His cousin looked through them for a few seconds. “Huh.”
“I’d say snow in August warrants a bit more of a response than that,” Trev said.
Lewis shrugged. “It could be a fluke. The weather up here can be pretty random and show surprising extremes. I’ve seen hail coat the mountainsides during the summer months plenty of times. Usually just a short, cold squall, and then in less than an hour it’s a nice day again.”
Trev was pretty sure this wasn’t hail. But he didn’t want to say what they all had to be thinking.
Everyone was expecting nuclear winter to hit early and hard. But if it was already bearing down on them they were in real trouble.
Jane lowered her binoculars. “It’ll still be months before we see weather like this down in the new Aspen Hill valley, right?”
“Right.” Lewis smiled tightly. “No need to read more into a single event than it deserves.” He motioned to Trev. “Come on, let’s get going.”
Maybe his cousin was trying to convince himself as much as them, but the silence was different after that. More tense, as they all contemplated with dread the ordeal of the long, bitter winter looming in front of them.
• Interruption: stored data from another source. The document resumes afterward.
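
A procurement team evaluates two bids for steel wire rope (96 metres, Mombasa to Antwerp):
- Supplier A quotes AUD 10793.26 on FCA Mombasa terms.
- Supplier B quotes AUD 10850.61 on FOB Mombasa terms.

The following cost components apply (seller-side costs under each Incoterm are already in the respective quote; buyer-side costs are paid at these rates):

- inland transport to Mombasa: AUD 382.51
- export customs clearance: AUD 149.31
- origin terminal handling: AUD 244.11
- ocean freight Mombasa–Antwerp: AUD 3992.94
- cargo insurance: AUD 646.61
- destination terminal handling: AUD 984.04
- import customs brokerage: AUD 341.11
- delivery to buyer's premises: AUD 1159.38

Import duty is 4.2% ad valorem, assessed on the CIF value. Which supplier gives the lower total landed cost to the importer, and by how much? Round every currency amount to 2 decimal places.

Supplier B is cheaper by AUD 194.60

Supplier A (FCA):
CIF value = FCA price + origin terminal + freight + insurance = 10793.26 + 244.11 + 3992.94 + 646.61 = 15676.92
Import duty = 15676.92 × 4.2% = 658.43
Buyer bears (A): 244.11 + 3992.94 + 646.61 + 984.04 + 341.11 + 1159.38 = 7368.19
Landed cost (A) = invoice 10793.26 + 7368.19 + duty 658.43 = 18819.88
Supplier B (FOB):
CIF value = FOB price + freight + insurance = 10850.61 + 3992.94 + 646.61 = 15490.16
Import duty = 15490.16 × 4.2% = 650.59
Buyer bears (B): 3992.94 + 646.61 + 984.04 + 341.11 + 1159.38 = 7124.08
Landed cost (B) = invoice 10850.61 + 7124.08 + duty 650.59 = 18625.28
Difference = |18819.88 − 18625.28| = 194.60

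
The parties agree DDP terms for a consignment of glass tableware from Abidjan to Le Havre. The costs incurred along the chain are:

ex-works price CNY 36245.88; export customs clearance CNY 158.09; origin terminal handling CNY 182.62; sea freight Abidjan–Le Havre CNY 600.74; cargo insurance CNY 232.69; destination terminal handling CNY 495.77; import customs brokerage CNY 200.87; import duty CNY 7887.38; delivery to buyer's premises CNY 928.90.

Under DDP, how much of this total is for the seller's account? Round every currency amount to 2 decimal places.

DDP: the seller bears all costs including import duty.
Seller's account: goods 36245.88 + export clearance 158.09 + origin terminal 182.62 + freight 600.74 + insurance 232.69 + destination terminal 495.77 + brokerage 200.87 + duty 7887.38 + delivery 928.90 = 46932.94
Buyer's account: 0.00

Seller's account: CNY 46932.94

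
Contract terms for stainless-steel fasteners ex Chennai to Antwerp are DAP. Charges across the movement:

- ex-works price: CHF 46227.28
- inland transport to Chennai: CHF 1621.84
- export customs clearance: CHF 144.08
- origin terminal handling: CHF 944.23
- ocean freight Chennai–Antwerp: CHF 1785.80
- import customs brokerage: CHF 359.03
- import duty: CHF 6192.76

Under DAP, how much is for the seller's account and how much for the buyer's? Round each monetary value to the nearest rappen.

Seller: CHF 50723.23; buyer: CHF 6551.79

DAP: the seller bears all costs to the named destination except import duty and clearance.
Seller's account: goods 46227.28 + inland to port 1621.84 + export clearance 144.08 + origin terminal 944.23 + freight 1785.80 = 50723.23
Buyer's account: brokerage 359.03 + duty 6192.76 = 6551.79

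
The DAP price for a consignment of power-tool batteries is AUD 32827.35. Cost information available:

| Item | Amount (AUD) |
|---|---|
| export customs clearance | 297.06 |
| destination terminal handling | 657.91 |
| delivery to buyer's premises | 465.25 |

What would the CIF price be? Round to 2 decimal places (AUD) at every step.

Not relevant to the conversion: export clearance — on the seller under both DAP and CIF; already in the DAP price and stays in the CIF price.
From DAP to CIF, the seller no longer bears: destination terminal, delivery.
CIF price = 32827.35 − 657.91 − 465.25 = 31704.19

CIF price: AUD 31704.19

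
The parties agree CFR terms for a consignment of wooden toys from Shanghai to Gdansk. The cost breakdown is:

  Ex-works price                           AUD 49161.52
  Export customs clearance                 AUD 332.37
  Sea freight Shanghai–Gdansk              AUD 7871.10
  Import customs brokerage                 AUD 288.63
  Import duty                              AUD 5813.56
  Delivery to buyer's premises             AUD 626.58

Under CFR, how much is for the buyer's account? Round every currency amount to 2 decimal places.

CFR: the seller pays costs through ocean freight to the destination port, but not insurance.
Seller's account: goods 49161.52 + export clearance 332.37 + freight 7871.10 = 57364.99
Buyer's account: brokerage 288.63 + duty 5813.56 + delivery 626.58 = 6728.77

Buyer's account: AUD 6728.77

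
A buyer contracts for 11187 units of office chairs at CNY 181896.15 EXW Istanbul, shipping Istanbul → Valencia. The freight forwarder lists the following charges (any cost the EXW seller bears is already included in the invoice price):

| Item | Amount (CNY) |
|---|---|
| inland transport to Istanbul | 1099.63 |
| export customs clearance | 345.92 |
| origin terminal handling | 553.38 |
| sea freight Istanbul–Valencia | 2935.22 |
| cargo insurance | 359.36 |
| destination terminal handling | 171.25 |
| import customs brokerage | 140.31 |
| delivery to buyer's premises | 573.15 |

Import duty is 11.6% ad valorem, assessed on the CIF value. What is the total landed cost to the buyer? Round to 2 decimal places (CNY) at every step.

EXW: the seller makes goods available at their premises; the buyer bears all onward costs.
CIF value = EXW price + inland to port + export clearance + origin terminal + freight + insurance = 181896.15 + 1099.63 + 345.92 + 553.38 + 2935.22 + 359.36 = 187189.66
Import duty = 187189.66 × 11.6% = 21714.00
Buyer bears: inland to port 1099.63 + export clearance 345.92 + origin terminal 553.38 + freight 2935.22 + insurance 359.36 + destination terminal 171.25 + brokerage 140.31 + delivery 573.15 + duty 21714.00 = 27892.22
Landed cost = invoice 181896.15 + 27892.22 = 209788.37

Total landed cost: CNY 209788.37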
The drizzle stayed steady as they manhandled the stove up to the bikes and loaded it. Their mood wasn’t helped as they determined the trailer couldn’t also handle the weight of the elk, but none of them complained as they got to work skinning and quartering the carcass under the protection of a stand of evergreens. Even with experience that wasn’t a fast process, and the foul weather kept on the entire way through, dripping cold water on their backs as they worked.